Known primarily as the creator of the web-based comic series “Hark! A Vagrant,” Beaton moves to memoir with this examination of the two years she spent working in the oil sands to pay off her student loans. The author begins with an introduction to her home in Cape Breton, where the people have “a deep love for home, and the knowledge of how frequently they will have to leave it to find work somewhere else. This push and pull defines us. It’s all over our music, our literature, our art, and our understanding of our place in the world.” On the surface, the book is a chronicle of the three years following the author’s college graduation (she also spent a year working at the Maritime Museum of British Columbia), but Beaton captures much more than her personal story. She delves deep into the milieu of Fort McMurray, highlighting the complex relationships among the work camps, the oil companies, and the people living and working there. As the author recounts her time through several jobs, companies, and locations, she alternates the narration between the daily grind of the workers and the vistas of startling beauty surrounding them. She introduces each section by location and includes a list of the characters by job and home province, and she is careful to incorporate issues related to the local Indigenous peoples.
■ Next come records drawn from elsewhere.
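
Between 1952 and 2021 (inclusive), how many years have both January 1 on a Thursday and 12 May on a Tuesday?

Check each year's weekday for January 1 and 12 May:
  1952: Tue/Mon  1953: Thu/Tue ✓  1954: Fri/Wed  1955: Sat/Thu  1956: Sun/Sat  1957: Tue/Sun  1958: Wed/Mon  1959: Thu/Tue ✓  1960: Fri/Thu  1961: Sun/Fri  1962: Mon/Sat  1963: Tue/Sun  1964: Wed/Tue  1965: Fri/Wed  …(42 more)…  2008: Tue/Mon  2009: Thu/Tue ✓  2010: Fri/Wed  2011: Sat/Thu  2012: Sun/Sat  2013: Tue/Sun  2014: Wed/Mon  2015: Thu/Tue ✓  2016: Fri/Thu  2017: Sun/Fri  2018: Mon/Sat  2019: Tue/Sun  2020: Wed/Tue  2021: Fri/Wed
Both conditions hold in: 1953, 1959, 1970, 1981, 1987, 1998, 2009, 2015 — 8.

8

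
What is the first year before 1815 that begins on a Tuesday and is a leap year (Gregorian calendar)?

Jan 1 advances by 2 weekdays after a leap year and by 1 after a common year.
1815: Jan 1 is Sunday.
1814: Saturday
1813: Friday
1812: Wednesday (leap)
1811: Tuesday
1810: Monday
1809: Sunday
1808: Friday (leap)
1807: Thursday
1806: Wednesday
1805: Tuesday
1804: Sunday (leap)
1803: Saturday
1802: Friday
1801: Thursday
1800: Wednesday
1799: Tuesday
1798: Monday
1797: Sunday
1796: Friday (leap)
1795: Thursday
1794: Wednesday
1793: Tuesday
1792: Sunday (leap)
1791: Saturday
1790: Friday
1789: Thursday
1788: Tuesday (leap)
1788 begins on a Tuesday and is a leap year.

1788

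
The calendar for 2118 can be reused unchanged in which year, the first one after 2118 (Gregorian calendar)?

2129

Two years share a calendar iff Jan 1 falls on the same weekday and both are leap or both are common. 2118: Jan 1 is Saturday, common year.
2119: Jan 1 Sunday, common
2120: Jan 1 Monday, leap
2121: Jan 1 Wednesday, common
2122: Jan 1 Thursday, common
2123: Jan 1 Friday, common
2124: Jan 1 Saturday, leap
2125: Jan 1 Monday, common
2126: Jan 1 Tuesday, common
2127: Jan 1 Wednesday, common
2128: Jan 1 Thursday, leap
2129: Jan 1 Saturday, common
2129 matches on both conditions.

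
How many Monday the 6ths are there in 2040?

Check the 6th of each month of 2040: Jan 6: Fri, Feb 6: Mon, Mar 6: Tue, Apr 6: Fri, May 6: Sun, Jun 6: Wed, Jul 6: Fri, Aug 6: Mon, Sep 6: Thu, Oct 6: Sat, Nov 6: Tue, Dec 6: Thu.
Monday occurs in February, August — 2 months.

2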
After all, she writes, “the oil sands operate on stolen land.” Beaton captures numerous poignant, sometimes heartbreaking moments throughout the book, but the cumulative effect of her many stories is even more impressive. She creates an indelible portrait of environmental degradation, fraught interpersonal relationships among a workforce largely disconnected from home, and greedy corporations that seem only vaguely aware of the difficult work’s effect on their employees.
A fascinating, harrowing, unforgettable book about a place few outsiders can comprehend.